On ne peut aimer le prochain que d’un amour de compassion. C’est le seul amour juste.

Même dans : οὐαὶ ὑμῖν, il y a de la compassion.

Aimer les hommes comme le soleil nous aimerait s’il nous voyait.

δειλοῖσι βροτοῖσιν

Le soleil supposé pensant est modèle de perfection.

Combien Dieu a de manières de se donner !

La compassion rend l’amour égal pour tous. Le mépris du crime et l’admiration de la grandeur ont leur juste point dans la compassion.

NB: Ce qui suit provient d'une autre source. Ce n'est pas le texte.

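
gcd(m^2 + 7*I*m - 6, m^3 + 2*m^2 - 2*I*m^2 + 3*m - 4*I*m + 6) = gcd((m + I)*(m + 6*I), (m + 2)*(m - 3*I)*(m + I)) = m + I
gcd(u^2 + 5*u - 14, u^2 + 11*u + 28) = u + 7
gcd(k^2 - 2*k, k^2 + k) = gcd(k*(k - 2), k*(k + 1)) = k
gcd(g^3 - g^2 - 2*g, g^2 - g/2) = g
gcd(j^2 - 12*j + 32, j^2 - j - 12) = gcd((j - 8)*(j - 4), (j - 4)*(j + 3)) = j - 4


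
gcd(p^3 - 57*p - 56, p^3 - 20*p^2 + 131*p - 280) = p - 8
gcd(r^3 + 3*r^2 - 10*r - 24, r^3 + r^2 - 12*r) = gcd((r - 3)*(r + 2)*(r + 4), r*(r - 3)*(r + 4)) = r^2 + r - 12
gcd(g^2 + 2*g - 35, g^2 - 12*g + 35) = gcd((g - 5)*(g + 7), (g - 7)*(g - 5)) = g - 5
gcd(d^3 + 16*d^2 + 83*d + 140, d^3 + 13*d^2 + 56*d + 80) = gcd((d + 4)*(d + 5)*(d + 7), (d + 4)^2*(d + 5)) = d^2 + 9*d + 20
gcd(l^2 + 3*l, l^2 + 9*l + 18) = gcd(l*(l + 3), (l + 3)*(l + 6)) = l + 3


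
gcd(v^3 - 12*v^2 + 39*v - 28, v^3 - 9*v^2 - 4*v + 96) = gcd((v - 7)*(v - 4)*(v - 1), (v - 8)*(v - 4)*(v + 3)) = v - 4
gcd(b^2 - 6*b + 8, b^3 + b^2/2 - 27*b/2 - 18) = b - 4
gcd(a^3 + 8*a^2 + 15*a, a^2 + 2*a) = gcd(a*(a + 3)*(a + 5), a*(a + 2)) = a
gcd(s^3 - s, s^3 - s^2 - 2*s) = s^2 + s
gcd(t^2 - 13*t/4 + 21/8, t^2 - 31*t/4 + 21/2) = t - 7/4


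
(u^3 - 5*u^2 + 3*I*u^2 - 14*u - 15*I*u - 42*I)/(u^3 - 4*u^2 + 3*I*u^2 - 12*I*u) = (u^2 - 5*u - 14)/(u*(u - 4))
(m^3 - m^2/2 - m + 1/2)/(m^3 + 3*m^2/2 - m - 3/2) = (2*m - 1)/(2*m + 3)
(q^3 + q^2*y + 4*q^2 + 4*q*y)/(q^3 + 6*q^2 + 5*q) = (q^2 + q*y + 4*q + 4*y)/(q^2 + 6*q + 5)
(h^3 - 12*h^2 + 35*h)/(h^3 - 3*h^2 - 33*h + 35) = h*(h - 5)/(h^2 + 4*h - 5)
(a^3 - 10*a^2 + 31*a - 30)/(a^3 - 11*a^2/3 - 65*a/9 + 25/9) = 9*(a^2 - 5*a + 6)/(9*a^2 + 12*a - 5)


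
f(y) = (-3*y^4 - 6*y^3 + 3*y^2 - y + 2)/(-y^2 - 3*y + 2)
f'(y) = (2*y + 3)*(-3*y^4 - 6*y^3 + 3*y^2 - y + 2)/(-y^2 - 3*y + 2)^2 + (-12*y^3 - 18*y^2 + 6*y - 1)/(-y^2 - 3*y + 2)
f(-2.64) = -3.31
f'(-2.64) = 29.17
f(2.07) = 11.24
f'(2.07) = 10.81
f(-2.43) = 1.07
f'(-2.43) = 14.27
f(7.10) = 138.07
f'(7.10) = 39.96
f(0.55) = 22.84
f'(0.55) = 1862.90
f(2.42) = 15.36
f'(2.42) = 12.73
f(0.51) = 6.06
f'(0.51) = 95.94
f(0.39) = 2.42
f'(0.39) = 10.39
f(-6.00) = 154.75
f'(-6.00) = -32.14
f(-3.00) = -24.50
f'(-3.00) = 108.25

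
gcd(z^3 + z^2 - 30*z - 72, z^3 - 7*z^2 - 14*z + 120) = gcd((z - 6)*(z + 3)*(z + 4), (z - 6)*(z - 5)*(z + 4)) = z^2 - 2*z - 24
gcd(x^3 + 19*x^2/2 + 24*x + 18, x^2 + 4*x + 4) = x + 2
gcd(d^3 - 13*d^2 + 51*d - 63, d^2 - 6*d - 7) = d - 7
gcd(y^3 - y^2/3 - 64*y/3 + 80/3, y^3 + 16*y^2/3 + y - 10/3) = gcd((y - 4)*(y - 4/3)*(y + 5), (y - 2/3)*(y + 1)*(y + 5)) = y + 5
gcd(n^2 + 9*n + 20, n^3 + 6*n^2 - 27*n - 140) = n + 4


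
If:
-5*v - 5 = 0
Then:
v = -1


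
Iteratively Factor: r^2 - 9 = (r + 3)*(r - 3)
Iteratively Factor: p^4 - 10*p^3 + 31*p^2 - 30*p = (p)*(p^3 - 10*p^2 + 31*p - 30) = p*(p - 5)*(p^2 - 5*p + 6) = p*(p - 5)*(p - 2)*(p - 3)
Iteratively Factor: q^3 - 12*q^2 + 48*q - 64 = (q - 4)*(q^2 - 8*q + 16) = (q - 4)^2*(q - 4)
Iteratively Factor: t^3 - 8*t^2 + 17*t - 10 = (t - 1)*(t^2 - 7*t + 10) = (t - 5)*(t - 1)*(t - 2)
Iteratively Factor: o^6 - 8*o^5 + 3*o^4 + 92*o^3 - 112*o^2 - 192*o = (o)*(o^5 - 8*o^4 + 3*o^3 + 92*o^2 - 112*o - 192) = o*(o - 4)*(o^4 - 4*o^3 - 13*o^2 + 40*o + 48) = o*(o - 4)*(o + 1)*(o^3 - 5*o^2 - 8*o + 48) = o*(o - 4)*(o + 1)*(o + 3)*(o^2 - 8*o + 16) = o*(o - 4)^2*(o + 1)*(o + 3)*(o - 4)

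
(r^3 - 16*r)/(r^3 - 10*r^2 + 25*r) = (r^2 - 16)/(r^2 - 10*r + 25)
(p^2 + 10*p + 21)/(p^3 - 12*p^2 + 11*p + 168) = (p + 7)/(p^2 - 15*p + 56)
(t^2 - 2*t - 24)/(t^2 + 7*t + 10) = (t^2 - 2*t - 24)/(t^2 + 7*t + 10)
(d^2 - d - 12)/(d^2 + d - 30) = (d^2 - d - 12)/(d^2 + d - 30)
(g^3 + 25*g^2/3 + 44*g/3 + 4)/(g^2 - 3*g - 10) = (g^2 + 19*g/3 + 2)/(g - 5)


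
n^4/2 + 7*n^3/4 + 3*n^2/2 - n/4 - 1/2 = (n/2 + 1/2)*(n - 1/2)*(n + 1)*(n + 2)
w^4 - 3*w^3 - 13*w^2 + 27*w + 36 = (w - 4)*(w - 3)*(w + 1)*(w + 3)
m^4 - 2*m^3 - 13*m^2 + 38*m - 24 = (m - 3)*(m - 2)*(m - 1)*(m + 4)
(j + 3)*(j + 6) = j^2 + 9*j + 18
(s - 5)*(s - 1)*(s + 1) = s^3 - 5*s^2 - s + 5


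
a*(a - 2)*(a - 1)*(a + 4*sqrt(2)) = a^4 - 3*a^3 + 4*sqrt(2)*a^3 - 12*sqrt(2)*a^2 + 2*a^2 + 8*sqrt(2)*a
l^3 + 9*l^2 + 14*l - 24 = (l - 1)*(l + 4)*(l + 6)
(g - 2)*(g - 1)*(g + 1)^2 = g^4 - g^3 - 3*g^2 + g + 2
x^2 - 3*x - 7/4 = (x - 7/2)*(x + 1/2)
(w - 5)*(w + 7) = w^2 + 2*w - 35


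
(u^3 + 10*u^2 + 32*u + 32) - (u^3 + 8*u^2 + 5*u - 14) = 2*u^2 + 27*u + 46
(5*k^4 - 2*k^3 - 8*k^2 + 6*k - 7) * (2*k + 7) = 10*k^5 + 31*k^4 - 30*k^3 - 44*k^2 + 28*k - 49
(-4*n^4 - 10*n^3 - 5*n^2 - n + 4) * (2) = -8*n^4 - 20*n^3 - 10*n^2 - 2*n + 8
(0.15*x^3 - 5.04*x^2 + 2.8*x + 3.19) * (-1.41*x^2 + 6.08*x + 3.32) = -0.2115*x^5 + 8.0184*x^4 - 34.0932*x^3 - 4.2067*x^2 + 28.6912*x + 10.5908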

Le dogme de la Trinité est nécessaire pour qu’il n’y ait pas dialogue de nous avec Dieu, mais de Dieu avec lui-même en nous. Pour que nous soyons absents.

Dieu résidant dans la nourriture. Agneau, pain. Dans la matière fabriquée par du travail humain, pain, vin.

Cela devrait être le centre de la vie paysanne. Par son travail le paysan, s’il a cette intention, donne un peu de sa chair pour qu’elle devienne la chair du Christ.

Il devrait être consacré.

La sainteté est une transmutation comme l’eucharistie.

Pour qu’un homme soit réellement habité par le Christ comme l’hostie après la consécration, il faut qu’au préalable sa chair et son sang soient devenus matière inerte, et de plus comestible pour ses semblables. Alors cette matière peut devenir par une consécration secrète chair et sang du Christ. Cette seconde transmutation est l’affaire de Dieu seul, mais la première est en partie notre affaire,

Il suffit de regarder ma chair et mon sang comme de la matière inerte, insensible, et comestible pour autrui.

« Ne pas s’écouter », « il faut bien », — le stoïcisme populaire contient le germe de cela.